Why don’t they run? Why don’t they speak? Because they are beaten into submission. Because they are illiterate and ignorant of laws regarding their freedom. Because their families might die if they squeal. Because they are afraid of deportation where home might mean death. Because they are brought to believe they are worthless.

I read their stories and I struggle with how to respond. Shouldn’t I be in tears? Shouldn’t I be screaming at injustice? And I am. Sometimes. But I can’t bawl my eyes out with every page. It takes too much emotional energy. If I fell apart at every sign of injustice I’d have to bury myself at the bottom of a tissue box and never come out. I’d be useless.

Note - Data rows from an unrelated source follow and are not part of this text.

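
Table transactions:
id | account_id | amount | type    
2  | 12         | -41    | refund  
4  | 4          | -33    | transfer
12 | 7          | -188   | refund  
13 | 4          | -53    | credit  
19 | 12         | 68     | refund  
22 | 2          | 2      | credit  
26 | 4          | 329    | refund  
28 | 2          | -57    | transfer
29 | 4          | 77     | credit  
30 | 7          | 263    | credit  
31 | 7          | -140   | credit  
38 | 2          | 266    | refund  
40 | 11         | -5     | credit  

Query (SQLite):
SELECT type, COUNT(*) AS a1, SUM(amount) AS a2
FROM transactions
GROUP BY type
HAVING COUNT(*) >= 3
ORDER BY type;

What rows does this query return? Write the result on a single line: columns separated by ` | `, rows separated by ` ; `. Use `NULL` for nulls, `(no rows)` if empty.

credit | 6 | 144 ; refund | 5 | 434

Group transactions by type.
Per group compute: COUNT(*), SUM(amount).
HAVING: drop groups with fewer than 3 rows.
  credit: ids {13, 22, 29, 30, 31, 40} → COUNT(*)=6, SUM(amount)=144
  refund: ids {2, 12, 19, 26, 38} → COUNT(*)=5, SUM(amount)=434
  transfer: ids {4, 28} → COUNT(*)=2, SUM(amount)=-90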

There comes a point when I have to make a choice to say I refuse to be overwhelmed by injustice. It’s everywhere. There are more slaves today than at any other time in history. That’s a lot of evil getting its way. I’m tempted to think, what can I do in the face of so much wrong? But the moment I surrender to that thought, evil has won. So I have to fight, even if I never see visible changes from my efforts; it’s the principle of never conceding the fact that darkness has won… because it hasn’t.

I still don’t know what it looks like from day to day. I know it means I keep my heart uncallused and hopeful. It means I staunch my ignorance, help others open their eyes. It means I pray, I petition governments, I keep sending money to pay for the schooling of a dalit child in India to prevent him from falling into the same trap. Maybe it means one day I open up my home to show broken women how to find life after hell.

In some sense I don’t think it matters what we do, as long as we do something, as long as we keep fighting, as long as hope stays alive. I can’t fix a problem that is millions of lives deep in countries all over the world. If I think that’s my job, I better give up now. But I can find courage to face those who come across my doorstep. If I spend my entire life fighting for the life and dignity and restoration of one human heart than my existence will be worth something. And slavery, in the world of at least one human being, will die.

2 comments:

Melissa Taylor said...

Yes! Everything in me get fierce when I think about ending slavery in even one life. Let's do it together when you get back!

lori taylor said...

Ben Skinner gave a few practical things to do when Mel and I were at his symposium...like refuse to buy things that are slave made. If the price seems too good to be true, its because the labor costs were nil. He told us that glass bangles in India are slave made, for example.

You and I have some talking to do when you get back (in 11 days!)